Impulsivity has been demonstrated to have some stability across development. For example, it has been found that hyperactivity, restlessness, and concentration problems in childhood predict impulsiveness in adulthood (Klinteberg et al. 1989
). Early childhood impulsivity predicts impulsivity in adolescence and young adulthood, such that rank ordering of individuals remains relatively stable over time (Caspi and Silva 1995
; Eysenck and Eysenck 1977
; Buss and Plomin 1975
). There is also evidence that childhood impulsivity may predict delinquency later in life, further strengthening the case for understanding the etiology of impulsive behavior. For example, cognitive and motor impulsive tendencies in 6–8 year old children were found to strongly predict externalizing adolescent behavior (Olson et al. 1999
). No study to our knowledge has examined impulsivity with the same instrument over time to investigate longitudinal stability in phenotypic levels as well as underlying genetic and environmental etiologies.
Sex differences in impulsivity and their underlying genetic and environmental influences have also been investigated. While some studies show little evidence of mean sex differences in impulsive traits in adolescence (De Fruyt et al. 2000
; McCrae et al. 2002
), other findings suggest significant sex differences in certain specific facets. For example, male adolescents exhibited more sensation seeking, and females a stronger sense of urgency, but no significant sex differences were found for lack of premeditation or lack of perseverance (d’Acremont and Van der Linder 2005
). Females have also been found to exhibit a slightly higher capacity for delaying gratification (Silverman 2003
). For the BIS—the instrument used in the present study—adolescent males scored slightly but significantly higher than adolescent females on total score (Fossati et al. 2002
). The meta-analysis of twin and adoption studies by Bezdjian et al. (2011a)

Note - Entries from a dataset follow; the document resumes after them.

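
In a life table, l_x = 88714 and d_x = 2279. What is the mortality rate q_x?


q_x = d_x / l_x
= 2279 / 88714
= 0.0257


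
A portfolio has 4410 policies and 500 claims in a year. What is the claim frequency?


frequency = claims / policies
= 500 / 4410
= 0.1134


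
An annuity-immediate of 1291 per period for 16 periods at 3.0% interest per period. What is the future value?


FV = PMT * ((1+i)^n - 1) / i
= 1291 * ((1.03)^16 - 1) / 0.03
= 1291 * (1.604706 - 1) / 0.03
= 26022.5338


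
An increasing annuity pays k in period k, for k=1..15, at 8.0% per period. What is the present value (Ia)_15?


(Ia)_n = sum_{k=1}^{n} k * v^k, v = 1/(1+i)
v = 0.925926
Sum computed term by term:
(Ia)_15 = 56.4451


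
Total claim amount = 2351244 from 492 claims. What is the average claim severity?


severity = total / number
= 2351244 / 492
= 4778.9512


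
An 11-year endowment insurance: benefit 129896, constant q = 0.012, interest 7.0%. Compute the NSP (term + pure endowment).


Term component = 11101.1462
Pure endowment = 11_p_x * v^11 * benefit = 0.875642 * 0.475093 * 129896 = 54038.1676
NSP = 65139.3138


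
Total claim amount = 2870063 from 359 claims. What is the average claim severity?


severity = total / number
= 2870063 / 359
= 7994.6045


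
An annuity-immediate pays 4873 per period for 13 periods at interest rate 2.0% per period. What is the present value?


PV = PMT * (1 - (1+i)^(-n)) / i
= 4873 * (1 - (1+0.02)^(-13)) / 0.02
= 4873 * (1 - 0.773033) / 0.02
= 4873 * 11.348374
= 55300.6253


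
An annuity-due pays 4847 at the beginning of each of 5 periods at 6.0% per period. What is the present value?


PV_due = PMT * (1-(1+i)^(-n))/i * (1+i)
PV_immediate = 20417.3273
PV_due = 20417.3273 * 1.06
= 21642.3669


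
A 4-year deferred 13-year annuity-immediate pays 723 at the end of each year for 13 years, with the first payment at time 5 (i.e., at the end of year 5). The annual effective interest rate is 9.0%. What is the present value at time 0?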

notably found no evidence of sex difference in genetic and environmental influences on overall impulsivity when combining studies using a variety of measures. It remains unknown, however, whether sex differences in genetic and environmental effects may vary across different facets.
In spite of the widely accepted view of impulsivity as a multifaceted construct, and findings that its various facets are genetically influenced, we have little understanding of how these effects may be distinct or overlapping for the different facets of impulsivity. Given the multifactorial nature of impulsivity, as well as the important developmental changes that occur particularly during adolescence, it is important to understand how genetic and environmental etiologies may overlap across different facets and how these influences may change through development.
The present study
The primary aim of the present study is to examine the genetic and environmental etiology of multiple aspects of impulsive behavior and their interrelationships in males and females across adolescence. Using data from an ongoing longitudinal twin study, we investigated the extent to which genes and environment affect variation and covariation among three facets of impulsivity measured on two separate occasions at age 11–13 and 14–16 years old. An adolescent version of the Barratt Impulsiveness Scale (BIS)—widely used to assess self-reported impulsive behaviors in adults—was developed specifically for this study, and thus the factor structure was also investigated and compared to that found in adults.